Il me semble que nous assistons à une lutte pour le pouvoir mais aussi, plus largement, à une redéfinition de la nation turque dans son ensemble. Sur le premier plan, c’est l’ensemble de l’opposition qui doit être balayé si Erdoğan veut mener son projet bonapartiste ou poutinien à bien.  Depuis 2010, il se trouve qu’une grande partie des institutions [démocratiques] ont été vidées de leur substance. Mais le triomphe d’Erdoğan ou de l’AKP passe par un affaiblissement de l’AKP lui-même, qui doit être réduit à peau de chagrin sans quoi il ne saurait être question de bonapartisme. Erdoğan ambitionne de devenir l’homme providentiel qui incarne la marche de l’histoire. À cet égard, on sent bien qu’il se perçoit comme un second Mustafa Kemal. C’est la dimension la plus immédiate du problème. Dans cette perspective, le mouvement kurde ou plutôt le HDP, qui comme je l’ai dit, incarne également la gauche démocratique non-kurde, joue les trouble-fêtes. Cet électorat qui représente 10 à 12 % des voix actuellement, peut-être 15 % à l’avenir, constitue le principal obstacle dans la mise en œuvre du projet bonapartiste d’Erdoğan. Si cette fraction de l’électorat est capable de jouer un rôle ce point de vue, cela prouve que le mouvement kurde est désormais un acteur politique au sens plein du terme qui refuse de se laisser instrumentaliser.

Comme l’a exprimé très clairement Demirtaş, les Kurdes du HDP reprochent à la Turquie de ne pas faire sa part du travail. « Êtes-vous avec nous ? Êtes-vous solidaires ou non ? Voilà la vraie question » affirment-ils. Vous avez déclaré précédemment que la Turquie était sociologiquement divisée et les Kurdes de facto autonomes. Comment percevez-vous ce reproche ? Pensez-vous qu’il trouvera un écho dans la société turque ? Existe-t-il encore une volonté de vivre ensemble et dans l’égalité avec les Kurdes en dépit de l’état de division dans lequel est plongé le pays ?

Oui, cette volonté est là mais elle est extrêmement minoritaire.

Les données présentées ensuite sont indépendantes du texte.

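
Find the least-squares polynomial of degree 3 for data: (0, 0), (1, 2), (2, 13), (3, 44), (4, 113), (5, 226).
13/126 + (1109/756)x + (-233/126)x² + (229/108)x³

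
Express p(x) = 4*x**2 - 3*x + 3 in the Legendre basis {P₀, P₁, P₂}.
(13/3)P₀ + (-3)P₁ + (8/3)P₂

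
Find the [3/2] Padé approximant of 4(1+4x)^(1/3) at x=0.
(1792*x**3/405 + 448*x**2/15 + 112*x/5 + 4)/(32*x**2/9 + 64*x/15 + 1)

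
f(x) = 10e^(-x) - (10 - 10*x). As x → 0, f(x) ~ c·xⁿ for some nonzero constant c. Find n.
2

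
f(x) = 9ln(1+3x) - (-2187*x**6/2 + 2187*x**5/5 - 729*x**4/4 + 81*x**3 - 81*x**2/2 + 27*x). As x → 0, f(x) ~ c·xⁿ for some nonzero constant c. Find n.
7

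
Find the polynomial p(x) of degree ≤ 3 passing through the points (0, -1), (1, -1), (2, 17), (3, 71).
3*x**3 - 3*x - 1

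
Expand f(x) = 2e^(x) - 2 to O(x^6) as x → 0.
2*x + x**2 + x**3/3 + x**4/12 + x**5/60 + O(x**6)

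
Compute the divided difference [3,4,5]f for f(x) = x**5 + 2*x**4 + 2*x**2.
856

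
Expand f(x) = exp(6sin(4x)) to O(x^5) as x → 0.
1 + 24*x + 288*x**2 + 2240*x**3 + 12288*x**4 + O(x**5)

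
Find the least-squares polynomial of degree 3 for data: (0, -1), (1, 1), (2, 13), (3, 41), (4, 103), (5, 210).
-79/63 + (1513/378)x + (-745/252)x² + (229/108)x³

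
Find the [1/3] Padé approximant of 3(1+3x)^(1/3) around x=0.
(15*x/2 + 3)/(x**3/3 - x**2/2 + 3*x/2 + 1)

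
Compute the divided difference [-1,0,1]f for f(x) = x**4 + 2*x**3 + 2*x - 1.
1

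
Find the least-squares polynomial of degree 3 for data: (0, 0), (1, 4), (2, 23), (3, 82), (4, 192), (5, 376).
11/63 + (50/189)x + (-13/63)x² + (82/27)x³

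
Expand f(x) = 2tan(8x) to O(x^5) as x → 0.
16*x + 1024*x**3/3 + O(x**5)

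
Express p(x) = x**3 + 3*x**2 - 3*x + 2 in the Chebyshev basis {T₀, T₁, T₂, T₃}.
(7/2)T₀ + (-9/4)T₁ + (3/2)T₂ + (1/4)T₃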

Et elle n’est pas relayée politiquement.

Effectivement. Il faudrait rappeler deux trois choses. Tout d’abord, lorsqu’on se penche sur les élections qui se sont tenues depuis 1950, on constate que les partis conservateurs remportent systématiquement entre 60 et 65% des suffrages. Ces électeurs sont majoritairement turcs et sunnites. Dans le temps nous avons eu le Parti Démocrate [1946-1960], le Parti de la Justice [1961-1980], le parti du Salut National [1972-1980], le parti de la Mère Patrie (ANAP) [1983-2009], le parti de la Juste Voie (DYP) [1983-2007] et cela continue jusqu’à aujourd’hui. Le problème est de savoir si une alternative démocratique est susceptible d’émerger au sein de cet électorat turc-sunnite majoritaire.

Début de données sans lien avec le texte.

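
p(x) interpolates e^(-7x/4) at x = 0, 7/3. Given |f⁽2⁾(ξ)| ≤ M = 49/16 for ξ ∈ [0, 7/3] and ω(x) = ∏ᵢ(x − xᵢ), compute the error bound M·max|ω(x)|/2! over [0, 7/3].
2401/1152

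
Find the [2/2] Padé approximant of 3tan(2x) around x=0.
6*x/(1 - 4*x**2/3)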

On a dit que l’AKP d’entre 2003 et 2007 présentait l’orientation la plus démocratique possible pour un mouvement de la droite conservatrice, et pourtant voyez où nous en sommes aujourd’hui…

Certes, mais on peut dire que c’est une constante des mouvements d’orientation libérale en Turquie. Ainsi le Parti Démocrate a émergé comme un mouvement démocrate et a nettement démocratisé le pays après son arrivée au pouvoir [en 1950], avant de verser dans l’autoritarisme. Le Parti de la Justice (majoritaire dès 1961, seul au pouvoir de 65 à 71, NdT) est apparu en réaction au coup d’État de 1960, ce qui ne l’a pas empêché de connaître rapidement l’évolution qu’on lui connaît (c’est à dire antidémocratique et ultra-nationaliste, NdT). On pourrait également citer le cas de l’ANAP (fondé par Turgut Özal, au pouvoir de 1983 à 1987, puis au sein de différentes coalitions de 1995 à 1999, NdT). En ce qui me concerne, pour différentes raisons, je ne pense pas qu’un mouvement libéral soit en train d’émerger au sein de l’électorat turc-sunnite.

La deuxième chose que je voudrais rappeler c’est que dans les années 60 et 70, les gauches turque et kurde étaient très largement imbriquées. Nous avons eu les générations 68 puis 78. Au Kurdistan, elles ont été suivies par la génération 88, 98 et probablement 2008, alors que dans le reste du pays, la gauche a été tellement réprimée et affaiblie qu’aucune génération n’a pris le relais après 78. Le fait que cinq générations politiques kurdes aient émergé successivement explique l’état de politisation du Kurdistan et a eu pour effet de féminiser et de rajeunir le mouvement kurde. En Turquie, le dernier mouvement significatif a été les manifestations du parc Gezi en 2013, mais celui-ci ne bénéficiait pas d’un réel enracinement sociologique. Son importance a résidé dans le fait qu’il réunissait plusieurs composantes de la population et montré la divergence entre détenteurs du capital culturel (ayant pris part aux manifestations, NdT) et détenteurs du capital économique Le capital économique est désormais aux mains de la bourgeoise islamique puritaine qui s’est enrichie au pouvoir, tandis que le capital culturel appartient à une couche différente de la population, plus jeune. Reste que le mouvement kurde n’était présent qu’à la marge au sein du mouvement Gezi. Aujourd’hui, on s’aperçoit que le Kurdistan est en ébullition mais que la gauche turque et les différents mouvements démocrates ne réagissent et ne suivent quasiment pas. Cela nous prouve que les dynamiques de mobilisation au Kurdistan d’une part, au sein de la gauche démocrate turque d’autre part sont de plus en plus distinctes.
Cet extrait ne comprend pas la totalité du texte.